Targeted overexpression of tumor necrosis factor-α... : PAIN (original) (raw)

Research Paper

Targeted overexpression of tumor necrosis factor-α increases cyclin-dependent kinase 5 activity and TRPV1-dependent Ca2+ influx in trigeminal neurons

Rozas, Pablo; Lazcano, Pablo; Piña, Ricardo; Cho, Andrew; Terse, Anita; Pertusa, Maria; Madrid, Rodolfo; Gonzalez-Billault, Christian; Kulkarni, Ashok B.; Utreras, Elias

aLaboratory of Molecular and Cellular Mechanisms of Pain, Department of Biology, Faculty of Sciences, Universidad de Chile, Santiago, Chile

bLaboratory of Cellular and Neuronal Dynamics, Department of Biology, Faculty of Sciences, Universidad de Chile, Santiago, Chile

cDepartment of Biology, Faculty of Chemistry and Biology, University of Santiago de Chile, Santiago, Chile

dFunctional Genomics Section, Laboratory of Cell and Developmental Biology, National Institute of Dental and Craniofacial Research, National Institutes of Health, Bethesda, MD, USA

Corresponding author. Address: Department of Biology, Faculty of Sciences, Universidad de Chile, Las Palmeras 3425, Ñuñoa 7800024, Santiago, Chile. Tel.: 562-29787423; fax: 562-22712983. E-mail address: [email protected] (E. Utreras).

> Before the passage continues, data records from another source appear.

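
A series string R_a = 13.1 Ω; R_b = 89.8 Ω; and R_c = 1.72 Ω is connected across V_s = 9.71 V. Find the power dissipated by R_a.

P ≈ 0.113 W

The common current is I = 9.71/104.6 = 0.09281 A.
P = I²R = 0.008614 × 13.1 = 0.1128 W.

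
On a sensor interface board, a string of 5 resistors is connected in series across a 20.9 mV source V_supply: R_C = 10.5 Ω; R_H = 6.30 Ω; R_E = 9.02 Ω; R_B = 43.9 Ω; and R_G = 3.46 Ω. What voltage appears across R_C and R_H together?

V ≈ 4.80 mV

Total series resistance ΣR = 10.5 + 6.30 + 9.02 + 43.9 + 3.46 = 73.18 Ω.
R_{R_C..R_H} = 10.5 + 6.30 = 16.80 Ω.
Voltage divider: V = V_supply · (16.80 / 73.18) = 20.9 × 0.2296 = 4.798 mV.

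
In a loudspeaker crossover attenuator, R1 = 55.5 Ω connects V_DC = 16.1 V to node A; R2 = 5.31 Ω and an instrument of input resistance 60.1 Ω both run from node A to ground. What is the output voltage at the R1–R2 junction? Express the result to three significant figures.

R2 ‖ R_L = (5.31 × 60.1)/(5.31 + 60.1) = 4.879 Ω.
Then V_out = V_DC · R2'/(R1 + R2') = 16.1 × 4.879/60.38 = 1.301 V.

V_out ≈ 1.30 V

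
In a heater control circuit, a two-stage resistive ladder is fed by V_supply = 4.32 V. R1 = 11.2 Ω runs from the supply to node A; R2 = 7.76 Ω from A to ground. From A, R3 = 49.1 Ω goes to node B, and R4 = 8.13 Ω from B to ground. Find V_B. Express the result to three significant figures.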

Sponsorships or competing interests that may be relevant to content are disclosed at the end of this article.

Received July 08, 2015

Received in revised form February 08, 2016

Accepted February 09, 2016

We reported earlier that TNF-α, a proinflammatory cytokine implicated in many inflammatory disorders causing orofacial pain, increases the activity of Cdk5, a key kinase involved in brain development and function and recently found to be involved in pain signaling. To investigate a potential mechanism underlying inflammatory pain in trigeminal ganglia (TGs), we engineered a transgenic mouse model (TNFglo) that can conditionally overexpresses TNF-α upon genomic recombination by Cre recombinase. TNFglo mice were bred with Nav1.8-Cre mouse line that expresses the Cre recombinase in sensory neurons to obtain TNF-α:Nav1.8-Cre (TNF-α cTg) mice. Although TNF-α cTg mice appeared normal without any gross phenotype, they displayed a significant increase in TNF-α levels after activation of NFκB signaling in the TG. IL-6 and MCP-1 levels were also increased along with intense immunostaining for Iba1 and GFAP in TG, indicating the presence of infiltrating macrophages and the activation of satellite glial cells. TNF-α cTg mice displayed increased trigeminal Cdk5 activity, and this increase was associated with elevated levels of phospho-T407-TRPV1 and capsaicin-evocated Ca2+ influx in cultured trigeminal neurons. Remarkably, this effect was prevented by roscovitine, an inhibitor of Cdk5, which suggests that TNF-α overexpression induced sensitization of the TRPV1 channel. Furthermore, TNF-α cTg mice displayed more aversive behavior to noxious thermal stimulation (45°C) of the face in an operant pain assessment device as compared with control mice. In summary, TNF-α overexpression in the sensory neurons of TNF-α cTg mice results in inflammatory sensitization and increased Cdk5 activity; therefore, this mouse model would be valuable for investigating the mechanism of TNF-α involved in orofacial pain.